Optimal reinduction therapy remains unclear in pediatric relapsed AML, and daunorubicin citrate liposome injection (DaunoXome, Galen) may be an attractive option, according to researchers.

The patient population included 394 participants aged younger than 21 years with relapsed or primary refractory non–French-American-British type M3 AML.

Patients were randomly assigned to fludarabine, cytarabine and G-CSF (FLAG) or to FLAG plus liposomal daunorubicin during the first reinduction course.
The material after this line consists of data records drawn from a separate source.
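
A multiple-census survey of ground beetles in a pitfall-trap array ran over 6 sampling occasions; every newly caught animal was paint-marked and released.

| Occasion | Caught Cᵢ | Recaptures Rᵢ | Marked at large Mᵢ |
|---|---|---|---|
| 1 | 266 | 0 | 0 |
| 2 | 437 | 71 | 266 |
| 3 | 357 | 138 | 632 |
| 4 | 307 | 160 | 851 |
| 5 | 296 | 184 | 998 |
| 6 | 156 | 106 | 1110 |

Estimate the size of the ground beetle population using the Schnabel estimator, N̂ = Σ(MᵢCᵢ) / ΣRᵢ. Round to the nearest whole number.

N ≈ 1626

Σ MᵢCᵢ = 0·266 + 266·437 + 632·357 + 851·307 + 998·296 + 1110·156 = 0 + 116242 + 225624 + 261257 + 295408 + 173160 = 1071691
Σ Rᵢ = 0 + 71 + 138 + 160 + 184 + 106 = 659
N̂ = 1071691 / 659 ≈ 1626.2 → 1626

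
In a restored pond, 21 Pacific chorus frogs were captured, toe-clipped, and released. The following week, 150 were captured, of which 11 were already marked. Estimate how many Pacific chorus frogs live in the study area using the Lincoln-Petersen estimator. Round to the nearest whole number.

N ≈ 286

N = (21 × 150) / 11 = 3150 / 11 ≈ 286.4 → 286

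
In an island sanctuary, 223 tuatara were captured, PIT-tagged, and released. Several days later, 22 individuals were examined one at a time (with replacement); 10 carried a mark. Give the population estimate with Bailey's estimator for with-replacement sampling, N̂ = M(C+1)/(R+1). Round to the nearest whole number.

N̂ = 223·(22+1)/(10+1) = 223·23/11 = 5129/11 ≈ 466.3 → 466

N ≈ 466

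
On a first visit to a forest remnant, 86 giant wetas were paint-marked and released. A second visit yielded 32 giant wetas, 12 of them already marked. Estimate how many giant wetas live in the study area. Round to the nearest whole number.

The marked fraction in the recapture sample should equal the marked fraction in the population: 12/32 = 86/N.
N = (86 × 32) / 12 = 2752 / 12 ≈ 229.3 → 229

N ≈ 229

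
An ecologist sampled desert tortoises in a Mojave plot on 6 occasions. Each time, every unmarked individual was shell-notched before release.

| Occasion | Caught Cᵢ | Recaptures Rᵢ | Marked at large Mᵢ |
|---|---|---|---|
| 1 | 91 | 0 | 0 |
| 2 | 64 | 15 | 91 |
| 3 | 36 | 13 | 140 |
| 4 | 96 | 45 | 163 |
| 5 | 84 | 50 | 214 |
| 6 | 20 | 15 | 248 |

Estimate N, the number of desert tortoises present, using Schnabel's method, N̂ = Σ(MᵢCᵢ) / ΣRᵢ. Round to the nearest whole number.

N ≈ 358

Σ MᵢCᵢ = 0·91 + 91·64 + 140·36 + 163·96 + 214·84 + 248·20 = 0 + 5824 + 5040 + 15648 + 17976 + 4960 = 49448
Σ Rᵢ = 0 + 15 + 13 + 45 + 50 + 15 = 138
N̂ = 49448 / 138 ≈ 358.3 → 358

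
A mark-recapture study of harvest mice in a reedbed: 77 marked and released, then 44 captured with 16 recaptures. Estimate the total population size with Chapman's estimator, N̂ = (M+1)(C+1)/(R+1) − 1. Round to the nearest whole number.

N ≈ 205

N̂ = (77+1)(44+1)/(16+1) − 1 = 78·45/17 − 1
= 3510/17 − 1 ≈ 206.47 − 1 ≈ 205.47 → 205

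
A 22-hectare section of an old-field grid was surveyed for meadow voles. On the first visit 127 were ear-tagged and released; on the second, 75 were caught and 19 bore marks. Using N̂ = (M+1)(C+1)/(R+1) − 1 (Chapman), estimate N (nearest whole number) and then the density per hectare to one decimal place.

N̂ = 128·76/20 − 1 = 9728/20 − 1 ≈ 485.4 → 485
Density = N̂ / area = 485 / 22 ≈ 22.045 → 22.0 per hectare

density ≈ 22.0 meadow voles per hectare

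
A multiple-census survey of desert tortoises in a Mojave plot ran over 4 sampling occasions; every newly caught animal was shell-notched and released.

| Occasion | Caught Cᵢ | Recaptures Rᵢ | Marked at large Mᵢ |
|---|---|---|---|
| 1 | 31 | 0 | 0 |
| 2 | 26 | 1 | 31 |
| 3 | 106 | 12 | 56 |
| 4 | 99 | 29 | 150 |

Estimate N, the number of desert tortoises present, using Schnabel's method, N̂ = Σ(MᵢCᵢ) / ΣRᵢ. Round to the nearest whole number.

Σ MᵢCᵢ = 0·31 + 31·26 + 56·106 + 150·99 = 0 + 806 + 5936 + 14850 = 21592
Σ Rᵢ = 0 + 1 + 12 + 29 = 42
N̂ = 21592 / 42 ≈ 514.1 → 514

N ≈ 514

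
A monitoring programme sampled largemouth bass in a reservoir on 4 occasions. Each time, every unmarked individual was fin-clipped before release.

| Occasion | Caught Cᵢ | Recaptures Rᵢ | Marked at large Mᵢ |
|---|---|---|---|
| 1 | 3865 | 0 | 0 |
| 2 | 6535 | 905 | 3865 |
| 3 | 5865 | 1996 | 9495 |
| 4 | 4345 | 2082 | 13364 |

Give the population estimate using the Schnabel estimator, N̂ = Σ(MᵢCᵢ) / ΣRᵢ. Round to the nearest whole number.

Σ MᵢCᵢ = 0·3865 + 3865·6535 + 9495·5865 + 13364·4345 = 0 + 25257775 + 55688175 + 58066580 = 139012530
Σ Rᵢ = 0 + 905 + 1996 + 2082 = 4983
N̂ = 139012530 / 4983 ≈ 27897.4 → 27897

N ≈ 27,897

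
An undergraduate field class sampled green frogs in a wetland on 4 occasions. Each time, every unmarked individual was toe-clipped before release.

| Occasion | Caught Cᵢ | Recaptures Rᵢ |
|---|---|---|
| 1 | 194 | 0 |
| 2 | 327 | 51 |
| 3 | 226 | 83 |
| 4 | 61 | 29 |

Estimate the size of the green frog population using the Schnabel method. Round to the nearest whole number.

Marked at large before each occasion: Mᵢ = Σⱼ<ᵢ (Cⱼ − Rⱼ) → M1=0, M2=194, M3=470, M4=613
Σ MᵢCᵢ = 0·194 + 194·327 + 470·226 + 613·61 = 0 + 63438 + 106220 + 37393 = 207051
Σ Rᵢ = 0 + 51 + 83 + 29 = 163
N̂ = 207051 / 163 ≈ 1270.3 → 1270

N ≈ 1270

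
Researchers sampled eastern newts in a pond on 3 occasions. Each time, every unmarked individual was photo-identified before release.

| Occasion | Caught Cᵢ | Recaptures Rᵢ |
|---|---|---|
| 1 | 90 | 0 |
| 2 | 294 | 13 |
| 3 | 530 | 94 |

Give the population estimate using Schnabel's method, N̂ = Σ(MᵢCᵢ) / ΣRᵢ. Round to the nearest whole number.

N ≈ 2085

Marked at large before each occasion: Mᵢ = Σⱼ<ᵢ (Cⱼ − Rⱼ) → M1=0, M2=90, M3=371
Σ MᵢCᵢ = 0·90 + 90·294 + 371·530 = 0 + 26460 + 196630 = 223090
Σ Rᵢ = 0 + 13 + 94 = 107
N̂ = 223090 / 107 ≈ 2085.0 → 2085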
Status of the bone marrow sample at day 28 — shortly before the second chemotherapy course — served as the primary outcome measure. Median follow-up for the intention-to-treat analysis was 4 years.

A 64% complete remission rate was reported, along with a 38% 4-year probability of survival.

Bone marrow samples at day 28 were available for 359 patients. Eighty percent of patients in the FLAG/liposomal daunorubicin group had good samples (defined as ≤20% leukemic blasts) vs. 70% of patients in the FLAG group (P=.04).

Researchers reported a 69% complete remission rate in the study drug arm and a 59% complete remission rate in the FLAG arm (P=.07). Similar OS rates were reported in both groups.

Among patients with core-binding factor AML, treatment with the study combination yielded a probability of survival of 82% in the study group and 58% in the FLAG group (P=.04).

Similarly low rates of grade 3 or 4 toxicities were reported in both groups.